Antonio Trotta was born in Paestum in 1937. He moved to Argentina in the mid-fifties and in 1960 is among the promoters of the SI group. He begins to showcase his work at the Museo de Arte Moderno and the Institute Torcuato Di Tella in Buenos Aires, and in 1968 he is invited to represent the Argentine Pavilion at the Venice Biennale. From late 1969 until 1973, Trotta collaborates with Nizzoli Associati, with “total design” operations involving architects, graphic designers, artists and critics working as a team and setting up architectural and city planning projects in Italy and abroad (Taranto, Cremona, Seville, etc.). He also produces some covers for “L’Architettura. Cronache e storie” magazine directed by Bruno Zevi.

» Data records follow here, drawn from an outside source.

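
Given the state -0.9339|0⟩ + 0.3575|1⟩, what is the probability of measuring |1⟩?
0.1278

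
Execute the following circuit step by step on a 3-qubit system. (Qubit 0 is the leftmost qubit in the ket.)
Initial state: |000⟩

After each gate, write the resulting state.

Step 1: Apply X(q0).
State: |100⟩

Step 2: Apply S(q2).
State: |100⟩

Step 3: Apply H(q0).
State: 1/√2|000⟩ - 1/√2|100⟩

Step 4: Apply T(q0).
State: 1/√2|000⟩ + (-1/2 - (1/2)i)|100⟩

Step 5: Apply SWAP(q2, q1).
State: 1/√2|000⟩ + (-1/2 - (1/2)i)|100⟩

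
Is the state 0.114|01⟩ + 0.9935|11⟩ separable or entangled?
Separable

Writing the state as a|00⟩ + b|01⟩ + c|10⟩ + d|11⟩, it is a product state iff ad − bc = 0.
Here (a, b, c, d) = (0, 0.114, 0, 0.9935): ad − bc = (0)(0.9935) − (0.114)(0) = 0, so the state is separable.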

He has had solo exhibitions at François Lambert Gallery, Milan (1970), Galleria Christian Stein, Turin (1971, 1977), Galleria Marilena Bonomo, Bari (1972), Galleria Maddalena Carioni, Milan (1972), Galleria Toselli, Milan (1975), Galleria Borgogna, Milan (1976), Studio Cesare Manzo, Pescara (1983), Galleria Artra, Milan (1986, 1999), Galleria Piero Cavellini, Milan (1987), Galleria Cardi, Milan (1990), at Instituto de Cooperación Iberoamericana in Buenos Aires (1995), Galleria Omphalos, Terlizzi (1998, 2008), Gallera Invernizzi, Milan (1999)-
He particpated in several important group exhibitions at: the Venice Biennale (1976, 1978, 1990), the Instititute for Contemporary Art, London (1974), the Internationaal Cultureen Centrum Antwerpen (1975), National Museum, Osaka (1979), Galleria Nazionale d’Arte Moderna, Rome (1980), PAC, Milan (1982, 1988, 1989),
Biennale de Lyon (1984), Galleria Martano, Turin (1984), Dragan European Foundation, Milan (1986), Galleria Bianca Pilat, Milan and Galleria Oddi Baglioni, Rome (1990), Modern Art Gallery of Udine (1997), Centro Cultural Recoleta, Buenos Aires (2007), Modern art Gallery, Palazzo Forti, Verona (2007), Palazzo della Triennale, Milan (2009), Pomodoro Foundation, Milan (2010), Fundación PROA, Buenos Aires (1998, 2011) MAMBA Museum, Buenos Aires (2015, 2016), Bocconi Art Gallery, Bocconi University, Milan (2015).
In 2007 he attended the opening of the Stio Antonio Trotta Museum and Archive. He is a member of the National Academy of San Luca, a historic Rome-based artists association founded in 1577, since 2009.